The Koryaku Coup (康暦の政変)

The Koryaku Coup was a coup d'etat that occurred in 1379 (the fifth year of Tenju (Southern)/first year of Koryaku (Northern)) during the period of the Northern and Southern Courts (Japan), in which the Kanrei, or deputy (de facto leader) of the Muromachi Shogunate, Yoriyuki HOSOKAWA, was overthrown and lost his position.

During the reign of the Muromachi Shogunate's second Shogun Yoshiakira ASHIKAGA, a conflict had arisen among the group of shugo (Protectors), and after such men as the steward Kiyouji HOSOKAWA were driven out of power, they defected to the Southern Court at Yoshino, who managed to recapture Kyoto, which left the shogunate in a very unstable position. After Kiyouji was overthrown, the reins of political power were held by a father-son pair, Takatsune and Yoshimasa SHIBA, but they clashed with Doyo SASAKI, and were themselves driven from power during the Joji coup. Just before Yoshiakira died, Yoriyuki HOSOKAWA, who had been fighting the Southern Court forces on the island of Shikoku and in the Chugoku region (of western Japan), was appointed Kanrei after obtaining the support of Sasaki and others of the anti-Shiba faction. Yoriyuki acted as advisor and regent to Yoshiakira's son Yoshimitsu ASHIKAGA, who was still a child, and carried out policies like experimenting with a new hansei (half-tax) law, which was designed to protect existing land holdings, and he attempted to negotiate with the Southern Court, but he also became embroiled in a religious conflict between Mt. Hiei, the powerful old Buddhist sect, and Nanzen-ji temple, a center of the rising new Zen sect; he opposed the Mt. Hiei faction because he was supporting the Nanzen-ji faction, yet he also clashed with Nanzen-ji's own powerful religious leaders, for example, when he opposed chief priest Myoha Shunnoku's seclusion from public life.

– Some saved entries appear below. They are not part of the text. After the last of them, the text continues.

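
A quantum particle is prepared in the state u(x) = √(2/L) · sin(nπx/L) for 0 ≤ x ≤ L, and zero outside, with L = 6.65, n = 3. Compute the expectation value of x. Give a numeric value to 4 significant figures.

⟨x⟩ = ∫ x·|u|² dx (integrals over the domain).
With sin²θ = (1 − cos2θ)/2 on 0 ≤ x ≤ L: ∫sin²(nπx/L) dx = L/2, ∫x·sin²(nπx/L) dx = L²/4, ∫x²·sin²(nπx/L) dx = L³·(1/6 − 1/(4n²π²)); higher powers xᵏ the same way, integrating xᵏ·cos(2nπx/L) by parts.
⟨x⟩ = 3.3250.

3.325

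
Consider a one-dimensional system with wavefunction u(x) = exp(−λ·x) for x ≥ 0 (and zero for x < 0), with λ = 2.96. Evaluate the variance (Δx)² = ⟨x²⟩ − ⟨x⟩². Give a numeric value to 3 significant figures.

0.0285

Compute ⟨x⟩ and ⟨x²⟩ separately, then (Δx)² = ⟨x²⟩ − ⟨x⟩².
Every integrand reduces to terms xʲ·e^(−2λx) on [0, ∞); use ∫₀^∞ xʲ·e^(−2λx) dx = j!/(2λ)^(j+1).
Normalization: ∫|u|² dx = 0.16892.
⟨x⟩ = 0.16892 and ⟨x²⟩ = 0.057067.
(Δx)² = 0.057067 − (0.16892)² = 0.028534.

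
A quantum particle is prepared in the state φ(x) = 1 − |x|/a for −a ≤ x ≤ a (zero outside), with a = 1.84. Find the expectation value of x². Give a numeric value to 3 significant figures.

0.339

⟨x²⟩ = ∫ x²·|φ|² dx / ∫|φ|² dx (integrals over the domain).
φ is even, so ∫ over [−a, a] = 2∫₀ᵃ with φ = 1 − x/a there: ∫₀ᵃ (1 − x/a)² dx = a/3, ∫₀ᵃ x²(1 − x/a)² dx = a³/30, ∫₀ᵃ x⁴(1 − x/a)² dx = a⁵/105.
State is unnormalized: ∫|φ|² dx = 1.2267, and ∫φ*·x²·φ dx = 0.41530, so ⟨x²⟩ = 0.41530 / 1.2267.
⟨x²⟩ = 0.33856.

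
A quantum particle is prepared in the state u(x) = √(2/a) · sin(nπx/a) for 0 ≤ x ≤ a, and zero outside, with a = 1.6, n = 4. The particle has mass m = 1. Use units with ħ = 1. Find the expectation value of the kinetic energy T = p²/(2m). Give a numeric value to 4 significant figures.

T = −(ħ²/2m) d²/dx², so ⟨T⟩ = −(ħ²/2m) ∫ u*·u'' dx; with m = 1.
d/dx sin(nπx/a) = (nπ/a)·cos(nπx/a) and d²/dx² sin(nπx/a) = −(nπ/a)²·sin(nπx/a); on 0 ≤ x ≤ a, ∫sin²(nπx/a) dx = a/2 and ∫sin(nπx/a)·cos(nπx/a) dx = 0.
⟨T⟩ = 30.843.

30.84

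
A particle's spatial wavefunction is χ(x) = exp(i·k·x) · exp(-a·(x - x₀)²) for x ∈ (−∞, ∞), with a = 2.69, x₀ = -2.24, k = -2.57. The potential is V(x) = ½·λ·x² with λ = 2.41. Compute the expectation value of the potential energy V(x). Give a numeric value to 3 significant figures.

⟨V⟩ = ∫ V(x)·|χ|² dx / ∫|χ|² dx.
Gaussian moments (u = x − x₀): ∫u^(2j)·e^(−2au²) du = (2j−1)!!/(4a)^j · √(π/(2a)), odd powers integrate to 0; here √(π/(2a)) = 0.76416.
State is unnormalized: ∫|χ|² dx = 0.76416, and ∫χ*·V(x)·χ dx = 4.7058, so ⟨V⟩ = 4.7058 / 0.76416.
⟨V⟩ = 6.1582.

6.16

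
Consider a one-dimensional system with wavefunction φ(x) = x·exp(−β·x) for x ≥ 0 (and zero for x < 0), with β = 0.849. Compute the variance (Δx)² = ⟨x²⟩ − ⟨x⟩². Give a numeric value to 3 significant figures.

1.04

Compute ⟨x⟩ and ⟨x²⟩ separately, then (Δx)² = ⟨x²⟩ − ⟨x⟩².
Every integrand reduces to terms xʲ·e^(−2βx) on [0, ∞); use ∫₀^∞ xʲ·e^(−2βx) dx = j!/(2β)^(j+1).
Normalization: ∫|φ|² dx = 0.40852.
⟨x⟩ = 1.7668 and ⟨x²⟩ = 4.1620.
(Δx)² = 4.1620 − (1.7668)² = 1.0405.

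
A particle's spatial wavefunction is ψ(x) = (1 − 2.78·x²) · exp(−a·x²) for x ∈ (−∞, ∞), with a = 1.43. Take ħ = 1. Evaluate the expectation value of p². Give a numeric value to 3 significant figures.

7.04

p² ψ = −ħ² d²ψ/dx²; ⟨p²⟩ = −ħ² ∫ ψ*·ψ'' dx / ∫|ψ|² dx.
Expand each integrand as polynomial × e^(−2ax²) and use ∫x^(2j)·e^(−2ax²) dx = (2j−1)!!/(4a)^j · √(π/(2a)), odd powers → 0; here √(π/(2a)) = 1.0481. Differentiate with the product rule, d/dx e^(−ax²) = −2ax·e^(−ax²).
State is unnormalized: ∫|ψ|² dx = 0.77201, and ∫ψ*·(−ħ² ψ'') dx = 5.4337, so ⟨p²⟩ = 5.4337 / 0.77201.
⟨p²⟩ = 7.0384.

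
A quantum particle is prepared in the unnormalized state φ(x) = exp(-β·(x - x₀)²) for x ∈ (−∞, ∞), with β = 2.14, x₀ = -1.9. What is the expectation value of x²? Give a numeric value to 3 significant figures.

3.73

⟨x²⟩ = ∫ x²·|φ|² dx / ∫|φ|² dx (integrals over the domain).
Gaussian moments (u = x − x₀): ∫u^(2j)·e^(−2βu²) du = (2j−1)!!/(4β)^j · √(π/(2β)), odd powers integrate to 0; here √(π/(2β)) = 0.85675.
State is unnormalized: ∫|φ|² dx = 0.85675, and ∫φ*·x²·φ dx = 3.1929, so ⟨x²⟩ = 3.1929 / 0.85675.
⟨x²⟩ = 3.7268.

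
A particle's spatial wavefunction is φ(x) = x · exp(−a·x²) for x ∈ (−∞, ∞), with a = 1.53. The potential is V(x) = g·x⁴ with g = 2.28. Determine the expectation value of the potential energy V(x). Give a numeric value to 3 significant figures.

⟨V⟩ = ∫ V(x)·|φ|² dx / ∫|φ|² dx.
Expand each integrand as polynomial × e^(−2ax²) and use ∫x^(2j)·e^(−2ax²) dx = (2j−1)!!/(4a)^j · √(π/(2a)), odd powers → 0; here √(π/(2a)) = 1.0132.
State is unnormalized: ∫|φ|² dx = 0.16556, and ∫φ*·V(x)·φ dx = 0.15118, so ⟨V⟩ = 0.15118 / 0.16556.
⟨V⟩ = 0.91311.

0.913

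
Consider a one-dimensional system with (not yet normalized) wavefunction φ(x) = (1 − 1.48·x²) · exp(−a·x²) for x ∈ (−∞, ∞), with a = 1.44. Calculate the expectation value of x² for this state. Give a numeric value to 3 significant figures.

⟨x²⟩ = ∫ x²·|φ|² dx / ∫|φ|² dx (integrals over the domain).
Expand each integrand as polynomial × e^(−2ax²) and use ∫x^(2j)·e^(−2ax²) dx = (2j−1)!!/(4a)^j · √(π/(2a)), odd powers → 0; here √(π/(2a)) = 1.0444.
State is unnormalized: ∫|φ|² dx = 0.71457, and ∫φ*·x²·φ dx = 0.081349, so ⟨x²⟩ = 0.081349 / 0.71457.
⟨x²⟩ = 0.11384.

0.114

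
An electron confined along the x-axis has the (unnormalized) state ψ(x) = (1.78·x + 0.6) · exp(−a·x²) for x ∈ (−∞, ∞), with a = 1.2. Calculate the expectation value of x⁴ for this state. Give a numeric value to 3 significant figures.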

In 1376, Yoriyuki made his younger brother Yorimoto HOSOKAWA supreme military commander and dispatched him to counter the Southern Court's military maneuvers in the Kii peninsula, but Yorimoto failed to subjugate the area, and the third Shogun Yoshimitsu, who had now reached adulthood, had the leader of the Yamana clan, a member of the anti-Yoriyuki faction, to sent as a replacement; moreover, he granted appointments to others of the anti-Yoriyuki faction, including Yoriyasu TOKI and the rehabilitated Yoshimasa SHIBA, to command military activities in Yamato. The following year, in 1377, when riotous strife within Yoshimasa's territory spread like wildfire to Ota estate (modern-day Toyama City in Toyama Pref.), part of Yoriyuki's territory, the antagonistic dispute between Yoriyuki and the Shiba faction, Toki, the Yamana clan, and others flared out into the open, and some shugo switched from the Yoriyuki faction to the Shiba faction. The anti-Yoriyuki faction asked Yoshimitsu for permission to expel and subjugate Yoriyuki, and when Takahide SASAKI, who had switched to the anti-Yoriyuki faction, raised an army at Omi, Ujimitsu ASHIKAGA, the Shogun's representative at Kamakura, prepared to begin military action in response, it also happened that Noriharu UESUGI committed suicide to remonstrate with him about this course of action. When Yoshimitsu pardoned several, including Takahide and Yoriyasu, under pressure from Yoshimasa and others, the anti-Yoriyuki faction, and Yoshimasa first among them, gathered their military forces together and surrounded the Shogun's flower garden at his estate, insisting that Yoshimitsu dismiss Yoriyuki. Yoriyuki took the tonsure, burned down his own estate, and went off together with his family to his territories in Shikoku.

The successor as kanrei was Yoshimasa, and among others, Myoha Shunnoku returned to public life. Yoriyuki, after going off to Shikoku, fought with the Kono clan of Iyo Province, who had received a shogunal order to hunt him down and kill him; however, at the end of the year, Yoriyuki received a pardon. But given that his younger brother Yorimoto HOSOKAWA assumed the position of kanrei, and the fact that Yoriyuki himself was eventually able to stage a political comeback and return to the inner circle of the shogunate, it is thought that this coup may have been instigated by Yoshimitsu, who wished to achieve independence from Yoriyuki. It is thought that Yoshimitsu played the Shiba and Hosokawa clan factions off against each other, using their mutual antagonism to check them both and keep either from becoming too powerful.

After the coup, Yoshimitsu established the Hokoshu, a Shogunal army directly loyal to him, and succeeded in using it to weaken the two most powerful shugo families, the Yamana clan in 1391 during the Meitoku Rebellion and the Ouchi clan in 1397 by means of the Oei Rebellion, thereby solidifying the shogunate's control over the country.